Sport : Schon auf hohem Niveau

Die Berliner Eisbären gewinnen ihr erstes Saisonspiel gegen den Meister Frankfurt Lions 3:2

Claus Vetter

Berlin - Am 16. April sind sich die Eisbären und die Frankfurt Lions zuletzt begegnet. Damals mussten sich die enttäuschten Berliner Spieler am späten Abend vor dem Parkplatz der Frankfurter Eissporthalle von ihren Fans als „Vizemeister“ abfeiern lassen. Schließlich hatten sie bei den Hessen gerade das entscheidende Spiel um die Meisterschaft der Deutschen Eishockey-Liga (DEL) verloren. Gestern, fünf Monate nach der Niederlage von Frankfurt, sah die Welt der Eisbären zum Saisonstart in der DEL wesentlich freundlicher aus. Am Ende eines unterhaltsamen Spiels wurden sie erneut von ihren Anhängern gefeiert.

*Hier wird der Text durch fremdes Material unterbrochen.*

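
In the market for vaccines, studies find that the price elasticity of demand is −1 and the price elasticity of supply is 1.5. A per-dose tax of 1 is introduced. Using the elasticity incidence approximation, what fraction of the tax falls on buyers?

Incidence ratio: buyers' share ≈ εs / (εs + |εd|) = 1.5 / (1.5 + 1) = 0.6.
Supply is the more elastic side, so buyers bear the larger share.

Buyers' share ≈ 0.6.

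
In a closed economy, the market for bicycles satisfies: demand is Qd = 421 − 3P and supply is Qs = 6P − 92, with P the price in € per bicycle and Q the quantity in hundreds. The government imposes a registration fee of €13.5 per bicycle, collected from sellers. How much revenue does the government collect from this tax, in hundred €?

Before the tax: set 421 − 3P = 6P − 92 → P* = €57, Q* = 250.
With the tax collected from sellers, supply shifts: Qs = 6(P − 13.5) − 92.
New equilibrium: consumers pay €66, sellers receive €52.5, Q = 223. (Wedge: Pb − Ps = 13.5.)
Revenue = t · Q = 13.5 · 223 = €3010.5.

Tax revenue = €3010.5 hundred.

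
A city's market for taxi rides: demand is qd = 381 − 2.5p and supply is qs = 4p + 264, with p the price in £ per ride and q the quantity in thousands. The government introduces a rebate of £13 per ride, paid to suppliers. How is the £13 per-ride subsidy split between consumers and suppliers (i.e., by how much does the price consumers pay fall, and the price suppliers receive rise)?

Consumers gain £8 per ride; suppliers gain £5 per ride.

Before the subsidy: set 381 − 2.5p = 4p + 264 → p* = £18, q* = 336.
With a per-unit subsidy paid to suppliers, each receives p + 13 per unit sold, so supply becomes qs = 4(p + 13) + 264.
Solving gives q = 356 with consumers paying £10 and suppliers receiving £23 (the £13 wedge).
Gain to consumers: £8; to suppliers: £5. (They sum to £13.)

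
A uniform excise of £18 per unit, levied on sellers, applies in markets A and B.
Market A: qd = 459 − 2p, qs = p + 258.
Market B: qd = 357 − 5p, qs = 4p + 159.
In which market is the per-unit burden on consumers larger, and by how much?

Market A: pre-tax p* = £67, q* = 325; post-tax q = 313; per-unit burden on consumers = £6.
Market B: pre-tax p* = £22, q* = 247; post-tax q = 207; per-unit burden on consumers = £8.
Difference: £6 vs £8 → market B is larger by £2.

Market B, by £2.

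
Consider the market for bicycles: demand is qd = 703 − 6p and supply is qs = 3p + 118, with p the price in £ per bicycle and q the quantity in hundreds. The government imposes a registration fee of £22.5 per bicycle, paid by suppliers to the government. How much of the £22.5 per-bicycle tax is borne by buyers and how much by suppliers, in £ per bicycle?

Buyers bear £7.5 per bicycle; suppliers bear £15 per bicycle.

Without the tax, 703 − 6p = 3p + 118 gives 9p = 585, so p* = £65 and q* = 313.
With the tax collected from suppliers, supply shifts: qs = 3(p − 22.5) + 118.
New equilibrium: buyers pay £72.5, suppliers receive £50, q = 268. (Wedge: pb − ps = 22.5.)
Burden on buyers: £7.5; on suppliers: £15. (They sum to £22.5.)
The less price-elastic side of the market bears the larger share of a per-unit tax.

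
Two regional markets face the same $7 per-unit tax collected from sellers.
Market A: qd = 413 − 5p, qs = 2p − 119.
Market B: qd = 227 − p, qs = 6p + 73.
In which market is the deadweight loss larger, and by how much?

Market A, by $14.

Market A: pre-tax p* = $76, q* = 33; post-tax q = 23; deadweight loss = $35.
Market B: pre-tax p* = $22, q* = 205; post-tax q = 199; deadweight loss = $21.
Difference: $35 vs $21 → market A is larger by $14.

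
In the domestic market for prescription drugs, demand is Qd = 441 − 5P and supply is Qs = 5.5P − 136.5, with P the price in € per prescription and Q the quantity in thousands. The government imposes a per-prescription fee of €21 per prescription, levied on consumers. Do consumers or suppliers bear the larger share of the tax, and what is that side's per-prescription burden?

Consumers bear the larger share: €11 per prescription.

Without the tax, 441 − 5P = 5.5P − 136.5 gives 10.5P = 577.5, so P* = €55 and Q* = 166.
With the tax collected from consumers, demand (in seller-price terms) shifts: Qd = 441 − 5(P + 21).
New equilibrium: consumers pay €66, suppliers receive €45, Q = 111. (Wedge: Pb − Ps = 21.)
Per-prescription burden: consumers €11, suppliers €10.
Consumers take the larger share because demand is less price-elastic here (demand slope 5 vs supply slope 5.5).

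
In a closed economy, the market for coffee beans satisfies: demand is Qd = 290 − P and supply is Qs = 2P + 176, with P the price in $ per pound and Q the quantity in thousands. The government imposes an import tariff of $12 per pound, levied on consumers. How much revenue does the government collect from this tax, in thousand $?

Before the tax: set 290 − P = 2P + 176 → P* = $38, Q* = 252.
With the tax collected from consumers, demand (in seller-price terms) shifts: Qd = 290 − (P + 12).
Solving gives Q = 244 with consumers paying $46 and sellers receiving $34 (the $12 wedge).
Revenue = t · Q = 12 · 244 = $2928.

Tax revenue = $2928 thousand.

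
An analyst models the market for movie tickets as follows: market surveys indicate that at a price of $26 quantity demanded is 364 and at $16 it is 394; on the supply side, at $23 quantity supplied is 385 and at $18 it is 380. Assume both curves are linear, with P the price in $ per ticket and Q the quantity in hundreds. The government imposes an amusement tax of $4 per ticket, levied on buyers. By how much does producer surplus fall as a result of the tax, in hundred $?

Demand slope: (394 − 364)/(16 − 26) = -3, so Qd = 442 − 3P.
Supply slope: (380 − 385)/(18 − 23) = 1, so Qs = P + 362.
Without the tax, 442 − 3P = P + 362 gives 4P = 80, so P* = $20 and Q* = 382.
With the tax collected from buyers, demand (in seller-price terms) shifts: Qd = 442 − 3(P + 4).
New equilibrium: buyers pay $21, producers receive $17, Q = 379. (Wedge: Pb − Ps = 4.)
ΔPS is the trapezoid between Q = 379 and Q = 382 of height $3: ½ · (382 + 379) · 3 = $1141.5.

Producer surplus falls by $1141.5 hundred.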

Denn die Berliner hatten vor 5000 Zuschauern im ausverkauften Sportforum 3:2 (2:0, 1:1, 0:1) gegen Frankfurt gesiegt.

Es war ein erstaunliches Niveau, das beide Teams schon im ersten DEL-Spiel der neuen Saison zeigten. Dabei wäre es durchaus verständlich gewesen, wenn es hier und da noch etwas holprig zugegangen wäre. Stephane Robidas zum Beispiel, die neue Verpflichtung der Frankfurter aus der National Hockey-League (NHL), war erst um 7.30 Uhr morgens mit seiner aus Chicago kommenden Maschine in Frankfurt gelandet und dann wenig später nach Berlin geflogen. Trotzdem war der kanadische Verteidiger gestern einer der besten Spieler bei den Lions, die das Spiel im ersten Drittel dominierten. Nur mit dem Toreschießen nahmen es die Hessen nicht so genau. Ein paar Pfostenschüsse, ein paar zerberstende Schläger – all das sah zwar spektakulär aus, fand aber keinen Niederschlag auf der Anzeigentafel. Die Berliner waren effektiver: Nach 18 Minuten bejubelte Kelly Fairchild das erste Saisontor der Eisbären. Und der Treffer des US-Amerikaners beflügelte die Berliner, nur kurze Zeit später überwand Dennis Pederson Frankfurts Torwart Ian Gordon bei Überzahl, es stand 2:0.

Schon mit Beginn des zweiten Drittels allerdings machten die Berliner Anhänger das, was Fans für gewöhnlich tun, wenn das eigene Team in Bedrängnis ist: Sie feierten ihren Torwart mit Sprechchören. Tatsächlich war Eisbären-Torhüter Oliver Jonas besonders gut aufgelegt. Das erste Frankfurter Tor durch Francois Bouchard konnte Jonas allerdings nicht verhindern, der abgefälschte Schuss landete im Netz.

Ein glücklicher Treffer der kämpfenden Frankfurter, den die Berliner kurz vor der zweiten Drittelpause mit einem nicht minder glücklich zustande gekommenen Stochertor durch Florian Keller beantworten konnten. Für den letzten Höhepunkt des Spiels sorgte dann im ansonsten höhepunktlosen letzten Abschnitt der Frankfurter Patrick Lebeau mit dem zweiten Tor für die Hessen.

Der Gegentreffer änderte am gelungenen Einstand der Berliner aber nichts mehr. Sie hatten ein gutes Spiel abgeliefert. Einzig beim neuen kanadischen Verteidiger Derrick Walser war wenig Gutes zu beobachten. Ordentlich agierte hingegen der aus Krefeld gekommene Stürmer Stefan Ustorf. Allerdings sind die ersten 60 Minuten einer Saison noch keine ernsthafte Standortbestimmung. Das gilt natürlich auch für die Frankfurt Lions, trotz der gestrigen Niederlage.

Übrigens war das für die Hessen nichts Neues: In der Vorsaison verloren sie alle vier Spiele in der DEL-Hauptrunde gegen die Eisbären – was dann nach den Endspielen aber niemanden mehr in Frankfurt interessierte.